OK, what confuses is Qiskit. Their implementation of RZ is anomaly: CRZ is not controlled version of RZ.

In Qiskit RZ = U1.

See this table:

quantum-circuit Qiskit pyQuil
rz - RZ
u1 u1, rz PHASE
crz crz -
cu1 cu1 CPHASE
perak commented 4 years ago

Now, I believe that quantum-circuit.js version 0.9.156 has correct implementation of Rotate Z gates (only rz differs from Qiskit, but is in accordance with other frameworks. It is safer to use u1 instead rz if you are targeting Qiskit as output).

And this issue is solved.
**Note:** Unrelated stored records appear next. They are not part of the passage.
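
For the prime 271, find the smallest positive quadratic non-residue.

(2/271) = +1, so 2 is a residue.
(3/271) = −1, so 3 is the smallest positive non-residue mod 271.

3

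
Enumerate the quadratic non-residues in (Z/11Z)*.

2 6 7 8 10

Square k = 1,…,5 (k and 11−k give the same square):
1²=1, 2²=4, 3²=9, 4²≡5, 5²≡3 (mod 11).
The residues are {1, 3, 4, 5, 9}; the non-residues are the remaining 5 nonzero classes.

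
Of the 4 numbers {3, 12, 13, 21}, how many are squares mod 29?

(3/29) = -1 → non-residue.
(12/29) = -1 → non-residue.
(13/29) = +1 → QR.
(21/29) = -1 → non-residue.
Total quadratic residues among the 4: 1.

1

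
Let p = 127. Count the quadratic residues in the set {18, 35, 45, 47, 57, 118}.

(18/127) = +1 → QR.
(35/127) = +1 → QR.
(45/127) = -1 → non-residue.
(47/127) = +1 → QR.
(57/127) = -1 → non-residue.
(118/127) = -1 → non-residue.
Total quadratic residues among the 6: 3.

3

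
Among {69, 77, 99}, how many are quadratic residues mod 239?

1

(69/239) = -1 → non-residue.
(77/239) = -1 → non-residue.
(99/239) = +1 → QR.
Total quadratic residues among the 3: 1.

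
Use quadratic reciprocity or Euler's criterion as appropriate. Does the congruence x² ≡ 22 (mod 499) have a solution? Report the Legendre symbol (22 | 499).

Pull out 2: since 499 ≡ 3 (mod 8), (2/499) = -1.
Reciprocity: 11 ≡ 3 and 499 ≡ 3 (mod 4), so (11/499) = −(499/11).
Reduce top mod 11: now compute (4/11).
Pull out 2^2: since 11 ≡ 3 (mod 8), (2/11) = -1, so (2/11)^2 = +1.
Reached (1/11) = 1. Collecting the sign flips along the way, the symbol is +1.

1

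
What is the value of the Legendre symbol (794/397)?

0

First reduce: 794 ≡ 0 (mod 397).
Top reduces to 0: gcd > 1, so the symbol is 0.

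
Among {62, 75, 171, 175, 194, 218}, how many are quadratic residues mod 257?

(62/257) = +1 → QR.
(75/257) = -1 → non-residue.
(171/257) = -1 → non-residue.
(175/257) = -1 → non-residue.
(194/257) = -1 → non-residue.
(218/257) = -1 → non-residue.
Total quadratic residues among the 6: 1.

1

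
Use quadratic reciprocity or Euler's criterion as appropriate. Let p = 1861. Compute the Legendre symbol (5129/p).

First reduce: 5129 ≡ 1407 (mod 1861).
Reciprocity: 1407 ≡ 3 and 1861 ≡ 1 (mod 4), so (1407/1861) = +(1861/1407).
Reduce top mod 1407: now compute (454/1407).
Pull out 2: since 1407 ≡ 7 (mod 8), (2/1407) = +1.
Reciprocity: 227 ≡ 3 and 1407 ≡ 3 (mod 4), so (227/1407) = −(1407/227).
Reduce top mod 227: now compute (45/227).
Reciprocity: 45 ≡ 1 and 227 ≡ 3 (mod 4), so (45/227) = +(227/45).
Reduce top mod 45: now compute (2/45).
Pull out 2: since 45 ≡ 5 (mod 8), (2/45) = -1.
Reached (1/45) = 1. Collecting the sign flips along the way, the symbol is +1.

1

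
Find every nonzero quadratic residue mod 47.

1, 2, 3, 4, 6, 7, 8, 9, 12, 14, 16, 17, 18, 21, 24, 25, 27, 28, 32, 34, 36, 37, 42

Square k = 1,…,23 (k and 47−k give the same square):
1²=1, 2²=4, 3²=9, 4²=16, 5²=25, 6²=36, 7²≡2, 8²≡17, 9²≡34, 10²≡6, 11²≡27, 12²≡3, 13²≡28, 14²≡8, 15²≡37, 16²≡21, 17²≡7, 18²≡42, 19²≡32, 20²≡24, 21²≡18, 22²≡14, 23²≡12 (mod 47).
So the quadratic residues mod 47 are {1, 2, 3, 4, 6, 7, 8, 9, 12, 14, 16, 17, 18, 21, 24, 25, 27, 28, 32, 34, 36, 37, 42}.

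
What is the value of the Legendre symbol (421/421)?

First reduce: 421 ≡ 0 (mod 421).
Top reduces to 0: gcd > 1, so the symbol is 0.

0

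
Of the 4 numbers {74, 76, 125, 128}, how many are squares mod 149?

(74/149) = -1 → non-residue.
(76/149) = +1 → QR.
(125/149) = +1 → QR.
(128/149) = -1 → non-residue.
Total quadratic residues among the 4: 2.

2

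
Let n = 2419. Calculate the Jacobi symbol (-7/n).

First reduce: -7 ≡ 2412 (mod 2419).
Pull out 2^2: since 2419 ≡ 3 (mod 8), (2/2419) = -1, so (2/2419)^2 = +1.
Reciprocity: 603 ≡ 3 and 2419 ≡ 3 (mod 4), so (603/2419) = −(2419/603).
Reduce top mod 603: now compute (7/603).
Reciprocity: 7 ≡ 3 and 603 ≡ 3 (mod 4), so (7/603) = −(603/7).
Reduce top mod 7: now compute (1/7).
Reached (1/7) = 1. Collecting the sign flips along the way, the symbol is +1.

1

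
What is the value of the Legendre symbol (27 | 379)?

-1

Reciprocity: 27 ≡ 3 and 379 ≡ 3 (mod 4), so (27/379) = −(379/27).
Reduce top mod 27: now compute (1/27).
Reached (1/27) = 1. Collecting the sign flips along the way, the symbol is -1.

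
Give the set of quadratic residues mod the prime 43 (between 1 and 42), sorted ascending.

Square k = 1,…,21 (k and 43−k give the same square):
1²=1, 2²=4, 3²=9, 4²=16, 5²=25, 6²=36, 7²≡6, 8²≡21, 9²≡38, 10²≡14, 11²≡35, 12²≡15, 13²≡40, 14²≡24, 15²≡10, 16²≡41, 17²≡31, 18²≡23, 19²≡17, 20²≡13, 21²≡11 (mod 43).
So the quadratic residues mod 43 are {1, 4, 6, 9, 10, 11, 13, 14, 15, 16, 17, 21, 23, 24, 25, 31, 35, 36, 38, 40, 41}.

1 4 6 9 10 11 13 14 15 16 17 21 23 24 25 31 35 36 38 40 41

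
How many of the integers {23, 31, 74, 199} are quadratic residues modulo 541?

(23/541) = +1 → QR.
(31/541) = +1 → QR.
(74/541) = +1 → QR.
(199/541) = -1 → non-residue.
Total quadratic residues among the 4: 3.

3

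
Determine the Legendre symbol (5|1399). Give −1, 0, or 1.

1

Reciprocity: 5 ≡ 1 and 1399 ≡ 3 (mod 4), so (5/1399) = +(1399/5).
Reduce top mod 5: now compute (4/5).
Pull out 2^2: since 5 ≡ 5 (mod 8), (2/5) = -1, so (2/5)^2 = +1.
Reached (1/5) = 1. Collecting the sign flips along the way, the symbol is +1.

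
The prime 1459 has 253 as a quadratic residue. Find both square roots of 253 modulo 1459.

Since 1459 ≡ 3 (mod 4), a square root of 253 is 253^((1459+1)/4) = 253^365 mod 1459.
Repeated squaring: 253^2≡1272, 253^4≡1412, 253^8≡750, 253^16≡785, 253^32≡527, 253^64≡519, 253^128≡905, 253^256≡526 (mod 1459).
253^365 = 253^(256+64+32+8+4+1) ≡ 220 (mod 1459).
Check: 220² = 48400 ≡ 253 (mod 1459). The two roots are 220 and 1239.

220, 1239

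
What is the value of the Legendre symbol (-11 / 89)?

Euler's criterion: (-11/89) ≡ 78^44 (mod 89).
78^2 ≡ 32 (mod 89)
78^4 ≡ 45 (mod 89)
78^8 ≡ 67 (mod 89)
78^16 ≡ 39 (mod 89)
78^32 ≡ 8 (mod 89)
78^44 = 78^(32+8+4) ≡ 1 (mod 89).
Result is 1, so (-11/89) = 1.

1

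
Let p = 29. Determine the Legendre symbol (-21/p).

First reduce: -21 ≡ 8 (mod 29).
Pull out 2^3: since 29 ≡ 5 (mod 8), (2/29) = -1, so (2/29)^3 = -1.
Reached (1/29) = 1. Collecting the sign flips along the way, the symbol is -1.

-1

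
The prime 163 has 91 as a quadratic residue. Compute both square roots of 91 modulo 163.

Since 163 ≡ 3 (mod 4), a square root of 91 is 91^((163+1)/4) = 91^41 mod 163.
Repeated squaring: 91^2≡131, 91^4≡46, 91^8≡160, 91^16≡9, 91^32≡81 (mod 163).
91^41 = 91^(32+8+1) ≡ 55 (mod 163).
Check: 55² = 3025 ≡ 91 (mod 163). The two roots are 55 and 108.

55, 108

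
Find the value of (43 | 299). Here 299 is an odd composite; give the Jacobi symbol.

-1

Reciprocity: 43 ≡ 3 and 299 ≡ 3 (mod 4), so (43/299) = −(299/43).
Reduce top mod 43: now compute (41/43).
Reciprocity: 41 ≡ 1 and 43 ≡ 3 (mod 4), so (41/43) = +(43/41).
Reduce top mod 41: now compute (2/41).
Pull out 2: since 41 ≡ 1 (mod 8), (2/41) = +1.
Reached (1/41) = 1. Collecting the sign flips along the way, the symbol is -1.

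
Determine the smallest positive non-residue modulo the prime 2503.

3

(2/2503) = +1, so 2 is a residue.
(3/2503) = −1, so 3 is the smallest positive non-residue mod 2503.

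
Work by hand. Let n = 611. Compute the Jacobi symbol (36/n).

1

Pull out 2^2: since 611 ≡ 3 (mod 8), (2/611) = -1, so (2/611)^2 = +1.
Reciprocity: 9 ≡ 1 and 611 ≡ 3 (mod 4), so (9/611) = +(611/9).
Reduce top mod 9: now compute (8/9).
Pull out 2^3: since 9 ≡ 1 (mod 8), (2/9) = +1, so (2/9)^3 = +1.
Reached (1/9) = 1. Collecting the sign flips along the way, the symbol is +1.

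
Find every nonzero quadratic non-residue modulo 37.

2 5 6 8 13 14 15 17 18 19 20 22 23 24 29 31 32 35

Square k = 1,…,18 (k and 37−k give the same square):
1²=1, 2²=4, 3²=9, 4²=16, 5²=25, 6²=36, 7²≡12, 8²≡27, 9²≡7, 10²≡26, 11²≡10, 12²≡33, 13²≡21, 14²≡11, 15²≡3, 16²≡34, 17²≡30, 18²≡28 (mod 37).
The residues are {1, 3, 4, 7, 9, 10, 11, 12, 16, 21, 25, 26, 27, 28, 30, 33, 34, 36}; the non-residues are the remaining 18 nonzero classes.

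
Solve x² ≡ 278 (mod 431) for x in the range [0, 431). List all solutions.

Since 431 ≡ 3 (mod 4), a square root of 278 is 278^((431+1)/4) = 278^108 mod 431.
Repeated squaring: 278^2≡135, 278^4≡123, 278^8≡44, 278^16≡212, 278^32≡120, 278^64≡177 (mod 431).
278^108 = 278^(64+32+8+4) ≡ 163 (mod 431).
Check: 163² = 26569 ≡ 278 (mod 431). The two roots are 163 and 268.

163, 268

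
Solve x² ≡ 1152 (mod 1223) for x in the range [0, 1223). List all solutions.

383, 840

Since 1223 ≡ 3 (mod 4), a square root of 1152 is 1152^((1223+1)/4) = 1152^306 mod 1223.
Repeated squaring: 1152^2≡149, 1152^4≡187, 1152^8≡725, 1152^16≡958, 1152^32≡514, 1152^64≡28, 1152^128≡784, 1152^256≡710 (mod 1223).
1152^306 = 1152^(256+32+16+2) ≡ 383 (mod 1223).
Check: 383² = 146689 ≡ 1152 (mod 1223). The two roots are 383 and 840.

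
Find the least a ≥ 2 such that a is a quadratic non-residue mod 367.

(2/367) = +1, so 2 is a residue.
(3/367) = −1, so 3 is the smallest positive non-residue mod 367.

3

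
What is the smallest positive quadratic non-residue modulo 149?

(2/149) = −1, so 2 is the smallest positive non-residue mod 149.

2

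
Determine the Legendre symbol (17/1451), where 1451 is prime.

-1

Reciprocity: 17 ≡ 1 and 1451 ≡ 3 (mod 4), so (17/1451) = +(1451/17).
Reduce top mod 17: now compute (6/17).
Pull out 2: since 17 ≡ 1 (mod 8), (2/17) = +1.
Reciprocity: 3 ≡ 3 and 17 ≡ 1 (mod 4), so (3/17) = +(17/3).
Reduce top mod 3: now compute (2/3).
Pull out 2: since 3 ≡ 3 (mod 8), (2/3) = -1.
Reached (1/3) = 1. Collecting the sign flips along the way, the symbol is -1.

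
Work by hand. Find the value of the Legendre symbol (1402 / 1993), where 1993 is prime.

1

Pull out 2: since 1993 ≡ 1 (mod 8), (2/1993) = +1.
Reciprocity: 701 ≡ 1 and 1993 ≡ 1 (mod 4), so (701/1993) = +(1993/701).
Reduce top mod 701: now compute (591/701).
Reciprocity: 591 ≡ 3 and 701 ≡ 1 (mod 4), so (591/701) = +(701/591).
Reduce top mod 591: now compute (110/591).
Pull out 2: since 591 ≡ 7 (mod 8), (2/591) = +1.
Reciprocity: 55 ≡ 3 and 591 ≡ 3 (mod 4), so (55/591) = −(591/55).
Reduce top mod 55: now compute (41/55).
Reciprocity: 41 ≡ 1 and 55 ≡ 3 (mod 4), so (41/55) = +(55/41).
Reduce top mod 41: now compute (14/41).
Pull out 2: since 41 ≡ 1 (mod 8), (2/41) = +1.
Reciprocity: 7 ≡ 3 and 41 ≡ 1 (mod 4), so (7/41) = +(41/7).
Reduce top mod 7: now compute (6/7).
Pull out 2: since 7 ≡ 7 (mod 8), (2/7) = +1.
Reciprocity: 3 ≡ 3 and 7 ≡ 3 (mod 4), so (3/7) = −(7/3).
Reduce top mod 3: now compute (1/3).
Reached (1/3) = 1. Collecting the sign flips along the way, the symbol is +1.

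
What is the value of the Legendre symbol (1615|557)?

First reduce: 1615 ≡ 501 (mod 557).
Reciprocity: 501 ≡ 1 and 557 ≡ 1 (mod 4), so (501/557) = +(557/501).
Reduce top mod 501: now compute (56/501).
Pull out 2^3: since 501 ≡ 5 (mod 8), (2/501) = -1, so (2/501)^3 = -1.
Reciprocity: 7 ≡ 3 and 501 ≡ 1 (mod 4), so (7/501) = +(501/7).
Reduce top mod 7: now compute (4/7).
Pull out 2^2: since 7 ≡ 7 (mod 8), (2/7) = +1, so (2/7)^2 = +1.
Reached (1/7) = 1. Collecting the sign flips along the way, the symbol is -1.

-1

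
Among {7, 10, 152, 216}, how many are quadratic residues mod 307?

(7/307) = +1 → QR.
(10/307) = +1 → QR.
(152/307) = -1 → non-residue.
(216/307) = +1 → QR.
Total quadratic residues among the 4: 3.

3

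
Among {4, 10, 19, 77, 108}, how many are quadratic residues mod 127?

2

(4/127) = +1 → QR.
(10/127) = -1 → non-residue.
(19/127) = +1 → QR.
(77/127) = -1 → non-residue.
(108/127) = -1 → non-residue.
Total quadratic residues among the 5: 2.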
Closing.

simplygreatwork commented 4 years ago

Please run the following code with the latest version of Quantum Circuit and verify whether the results are accurate.

var QuantumCircuit = require("../../lib/quantum-circuit.js");
var math = require("mathjs");

console.log('Rotating z-axis by PI and reading the phase...')

var circuit = new QuantumCircuit()
circuit.addGate("x", -1, 0)
circuit.addGate("rz", -1, 0, { params: { phi : 'pi'}})
circuit.run()
console.log("");
console.log("Final amplitudes:");
circuit.print(true);

var numAmplitudes = circuit.numAmplitudes()
for(var i = 0; i < numAmplitudes; i++) {
    var state = math.round(circuit.state[i] || math.complex(0, 0), 14)
    onlyPossible = true
    if ( ! onlyPossible || (state.re || state.im)) {
        let phase = (Math.atan2(state.im, state.re) * 360 / (Math.PI * 2)).toFixed(2).padStart(6, ' ')
        console.log('phase: ' + phase)
    }
}
simplygreatwork commented 4 years ago

OK, it looks fine. So I made a tiny example to illustrate the similarity of relative phase in superposition among S, U1, and RZ gates.